Hinxton, UK (GenomeWeb) – Gathering at the Wellcome Trust Sanger Institute outside of Cambridge, UK, scientists from around the world have spent the last two days discussing recent advances in CRISPR research as well as the technology's future.
Dubbed "Creating a CRISPR Community," the meeting slanted heavily towards finding ways to use the genome engineering technology in clinical and translational research. The poster sessions were filled with numerous examples of targeting genes relevant to disease or using CRISPR/Cas9 screening to implicate new genes in disease — some presentations showed how genome editing could be used to build better models of disease, in both animals and human cells.

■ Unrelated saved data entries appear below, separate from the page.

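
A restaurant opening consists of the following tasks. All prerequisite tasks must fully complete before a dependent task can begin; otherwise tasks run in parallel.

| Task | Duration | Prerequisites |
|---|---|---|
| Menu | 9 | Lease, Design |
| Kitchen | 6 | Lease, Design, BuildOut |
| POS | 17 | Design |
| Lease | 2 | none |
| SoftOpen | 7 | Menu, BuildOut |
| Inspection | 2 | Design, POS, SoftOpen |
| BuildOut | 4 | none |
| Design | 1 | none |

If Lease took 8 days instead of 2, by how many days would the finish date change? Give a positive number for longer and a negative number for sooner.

Critical path before the change: Lease→Menu→SoftOpen→Inspection = 2+9+7+2 = 20 giving 20 days.
Lease lies on that path, so at 8 days the path becomes 26 days.
No other chain overtakes it, so the finish is 26 days.
Change in finish: 26 − 20 = +6 days.

6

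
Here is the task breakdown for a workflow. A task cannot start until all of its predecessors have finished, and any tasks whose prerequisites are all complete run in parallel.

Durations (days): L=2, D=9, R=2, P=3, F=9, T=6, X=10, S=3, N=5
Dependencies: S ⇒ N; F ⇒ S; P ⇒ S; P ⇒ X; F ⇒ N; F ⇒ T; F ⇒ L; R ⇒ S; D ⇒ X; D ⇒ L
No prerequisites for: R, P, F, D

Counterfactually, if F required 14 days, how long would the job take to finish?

22

As given, the longest chain is D→X = 9+10 = 19, so the finish is 19 days.
The longest path through F is only 17 days, so F has float 2.
Now F→S→N = 14+3+5 = 22 is longest, so the finish becomes 22 days.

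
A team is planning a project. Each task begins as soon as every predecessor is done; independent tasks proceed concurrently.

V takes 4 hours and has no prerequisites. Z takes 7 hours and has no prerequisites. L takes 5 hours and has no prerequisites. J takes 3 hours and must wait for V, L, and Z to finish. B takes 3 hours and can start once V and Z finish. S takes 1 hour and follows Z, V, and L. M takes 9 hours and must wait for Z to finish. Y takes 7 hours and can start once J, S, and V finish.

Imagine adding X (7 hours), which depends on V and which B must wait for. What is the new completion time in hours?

17

Originally the schedule takes 17 hours.
With X inserted, B now waits for max(V, Z, X).
New critical path: Z→J→Y = 7+3+7 = 17 ⇒ 17 hours.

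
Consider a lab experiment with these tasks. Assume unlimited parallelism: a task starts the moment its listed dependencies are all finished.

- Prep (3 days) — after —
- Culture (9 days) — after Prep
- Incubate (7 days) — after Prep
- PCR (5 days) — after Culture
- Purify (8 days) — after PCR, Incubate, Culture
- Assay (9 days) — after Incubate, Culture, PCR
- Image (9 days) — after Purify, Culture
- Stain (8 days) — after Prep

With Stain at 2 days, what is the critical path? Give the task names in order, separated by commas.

Prep, Culture, PCR, Purify, Image

The binding path is Prep→Culture→PCR→Purify→Image = 3+9+5+8+9 = 34; finish at 34 days.
Stain is off the critical path — its longest chain is 11 days, giving 23 of slack.
The critical path is still Prep→Culture→PCR→Purify→Image; finish is now 34 days.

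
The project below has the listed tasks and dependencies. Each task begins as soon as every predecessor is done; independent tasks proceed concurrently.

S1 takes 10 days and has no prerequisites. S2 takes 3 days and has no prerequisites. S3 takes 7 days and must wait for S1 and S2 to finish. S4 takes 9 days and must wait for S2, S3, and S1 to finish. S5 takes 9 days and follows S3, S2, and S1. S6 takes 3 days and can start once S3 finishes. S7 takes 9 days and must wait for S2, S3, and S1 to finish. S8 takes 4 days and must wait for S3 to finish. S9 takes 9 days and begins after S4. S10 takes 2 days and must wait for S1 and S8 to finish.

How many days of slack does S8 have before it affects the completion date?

S1→S3→S4→S9 = 10+7+9+9 = 35 sets the makespan at 35 days.
The longest chain containing S8 totals 23 days.
Float = 35 − 23 = 12.

12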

In many ways, the conference was what one might expect from researchers gathered to discuss CRISPR. Not only were there sessions covering research in technology, techniques, and applications, but also reports of bold advances. Keynote speaker Keith Joung of Massachusetts General Hospital and Harvard Medical School presented recent work from his lab on an engineered Cas9 variant that drove down off-target editing below the limit of detection. The next morning, Caribou Biosciences CEO Rachel Haurwitz presented information on a new genome-wide, unbiased method of looking for off-target effects that the company developed in collaboration with DuPont Pioneer — the technique could potentially improve on existing methods.

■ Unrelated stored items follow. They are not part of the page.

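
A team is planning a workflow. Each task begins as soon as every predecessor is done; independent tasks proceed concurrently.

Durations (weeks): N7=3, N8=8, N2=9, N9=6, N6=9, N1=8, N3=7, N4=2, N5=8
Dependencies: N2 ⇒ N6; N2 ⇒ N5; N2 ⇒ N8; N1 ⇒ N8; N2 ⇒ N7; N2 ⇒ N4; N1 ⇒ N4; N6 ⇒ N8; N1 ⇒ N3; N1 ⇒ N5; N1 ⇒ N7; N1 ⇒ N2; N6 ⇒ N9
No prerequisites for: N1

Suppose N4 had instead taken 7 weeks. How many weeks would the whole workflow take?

The binding path is N1→N2→N6→N8 = 8+9+9+8 = 34; finish at 34 weeks.
The longest path through N4 is only 19 weeks, so N4 has float 15.
That remains the longest chain; total 34 weeks.

34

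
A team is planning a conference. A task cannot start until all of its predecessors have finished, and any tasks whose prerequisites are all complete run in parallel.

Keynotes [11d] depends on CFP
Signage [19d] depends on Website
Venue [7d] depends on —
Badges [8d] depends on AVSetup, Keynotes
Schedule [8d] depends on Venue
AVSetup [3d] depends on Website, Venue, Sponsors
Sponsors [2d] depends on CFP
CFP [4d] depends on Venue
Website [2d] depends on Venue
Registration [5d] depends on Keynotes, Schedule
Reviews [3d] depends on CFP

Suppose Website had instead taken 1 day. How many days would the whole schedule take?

The binding path is Venue→CFP→Keynotes→Badges = 7+4+11+8 = 30; finish at 30 days.
The longest path through Website is only 28 days, so Website has float 2.
That remains the longest chain; total 30 days.

30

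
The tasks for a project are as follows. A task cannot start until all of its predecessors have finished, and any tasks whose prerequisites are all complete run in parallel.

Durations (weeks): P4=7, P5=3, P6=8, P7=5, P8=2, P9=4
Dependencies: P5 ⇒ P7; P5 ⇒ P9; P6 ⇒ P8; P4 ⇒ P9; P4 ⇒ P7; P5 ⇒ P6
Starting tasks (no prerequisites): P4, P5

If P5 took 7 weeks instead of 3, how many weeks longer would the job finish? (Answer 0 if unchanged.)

The binding path is P5→P6→P8 = 3+8+2 = 13; finish at 13 weeks.
P5 lies on that path, so at 7 weeks the path becomes 17 weeks.
No other chain overtakes it, so the finish is 17 weeks.
Change in finish: 17 − 13 = +4 weeks.

4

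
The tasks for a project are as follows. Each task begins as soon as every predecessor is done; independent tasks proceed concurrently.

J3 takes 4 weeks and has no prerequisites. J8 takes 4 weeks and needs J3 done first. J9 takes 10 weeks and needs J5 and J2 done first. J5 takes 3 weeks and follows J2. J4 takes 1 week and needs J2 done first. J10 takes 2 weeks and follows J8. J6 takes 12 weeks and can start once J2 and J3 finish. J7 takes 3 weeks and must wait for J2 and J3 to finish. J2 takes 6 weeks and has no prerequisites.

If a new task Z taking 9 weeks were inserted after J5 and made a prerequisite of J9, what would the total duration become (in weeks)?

28

Originally the job takes 19 weeks.
With Z inserted, J9 now waits for max(J5, J2, Z).
New critical path: J2→J5→Z→J9 = 6+3+9+10 = 28 ⇒ 28 weeks.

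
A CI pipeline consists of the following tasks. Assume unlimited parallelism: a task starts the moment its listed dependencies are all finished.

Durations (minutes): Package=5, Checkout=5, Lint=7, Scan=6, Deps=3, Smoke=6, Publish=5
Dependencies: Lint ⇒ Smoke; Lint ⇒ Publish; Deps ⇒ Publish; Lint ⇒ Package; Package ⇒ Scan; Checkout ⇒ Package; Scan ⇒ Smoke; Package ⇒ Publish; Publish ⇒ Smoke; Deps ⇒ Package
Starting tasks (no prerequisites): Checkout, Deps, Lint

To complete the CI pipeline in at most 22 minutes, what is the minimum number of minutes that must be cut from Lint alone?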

Where the meeting took a slightly different tone was in its emphasis in bridging public and private enterprises, no doubt influenced by the arrangement between the co-hosts. Approximately a third of the conference attendees came from the private sector: companies in the business of selling therapies, instruments, reagents, and services all sent representatives, sometimes very vocal ones. A networking event akin to speed-dating kicked off the activities, making sure academia and industry were aware of each other's presence, while an event during Monday's lunch break offered a venue for those overtly looking for partnerships or collaborations.
The conference also showed many ways in which CRISPR is already making a difference in traditional drug development. It even closed with a panel discussion, speculating on the path CRISPR might take to the clinic, featuring therapeutics-focused companies, a regulatory expert, and a financier.

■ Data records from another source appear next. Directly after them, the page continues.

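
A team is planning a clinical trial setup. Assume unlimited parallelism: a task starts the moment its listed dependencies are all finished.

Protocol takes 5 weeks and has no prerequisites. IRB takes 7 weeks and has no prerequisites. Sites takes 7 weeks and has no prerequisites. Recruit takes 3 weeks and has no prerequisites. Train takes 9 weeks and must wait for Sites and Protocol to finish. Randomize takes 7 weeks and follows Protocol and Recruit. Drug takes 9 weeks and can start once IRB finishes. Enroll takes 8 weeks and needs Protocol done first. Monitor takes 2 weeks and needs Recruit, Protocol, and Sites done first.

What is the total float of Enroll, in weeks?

Critical path: IRB→Drug = 7+9 = 16, so the finish is 16 weeks.
Enroll finishes as early as 13 and must finish by 16.
Float = 16 − 13 = 3.

3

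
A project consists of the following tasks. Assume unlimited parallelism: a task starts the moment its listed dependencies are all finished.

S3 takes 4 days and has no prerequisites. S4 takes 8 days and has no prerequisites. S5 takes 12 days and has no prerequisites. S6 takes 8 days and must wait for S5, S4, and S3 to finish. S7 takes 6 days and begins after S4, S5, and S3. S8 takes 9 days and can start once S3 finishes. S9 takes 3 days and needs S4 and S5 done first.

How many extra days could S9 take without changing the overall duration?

5

Critical path: S5→S6 = 12+8 = 20, so the finish is 20 days.
The longest chain containing S9 totals 15 days.
So S9 can slip 20 − 15 = 5 days.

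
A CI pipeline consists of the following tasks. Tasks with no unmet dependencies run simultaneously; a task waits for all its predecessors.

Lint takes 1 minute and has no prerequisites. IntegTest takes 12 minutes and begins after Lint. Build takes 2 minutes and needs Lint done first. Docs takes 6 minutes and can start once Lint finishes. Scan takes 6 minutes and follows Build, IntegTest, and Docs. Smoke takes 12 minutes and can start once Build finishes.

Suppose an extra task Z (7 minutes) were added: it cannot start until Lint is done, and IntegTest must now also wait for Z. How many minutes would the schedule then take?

26

Originally the schedule takes 19 minutes.
With Z inserted, IntegTest now waits for max(Lint, Z).
New critical path: Lint→Z→IntegTest→Scan = 1+7+12+6 = 26 ⇒ 26 minutes.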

If the cloudiness of the intellectual property landscape dampened anybody's outlook on the world-changing ability of CRISPR/Cas9, they refused — sometimes flatly — to acknowledge it. In an informal poll, many attendees said they didn't even pretend to understand the patent dispute over CRISPR/Cas9, waged between parties led by the Broad Institute and the University of California, respectively. Others, representing entities with a stake in the outcome of the patent interference proceedings, declined GenomeWeb's request for comment on that topic altogether.
Regardless of where the US Patent and Trademark Office assigns CRISPR/Cas9's patent rights, this conference demonstrated that the technology will continue to have far-reaching effects. In case after case, scientists told GenomeWeb about how CRISPR helps them do what they were doing already, only faster, cheaper, and more effectively.
If this conference is any indication, it's time to put aside the hype about promise and peril: CRISPR has already arrived and the opportunities are going to be impossible to ignore.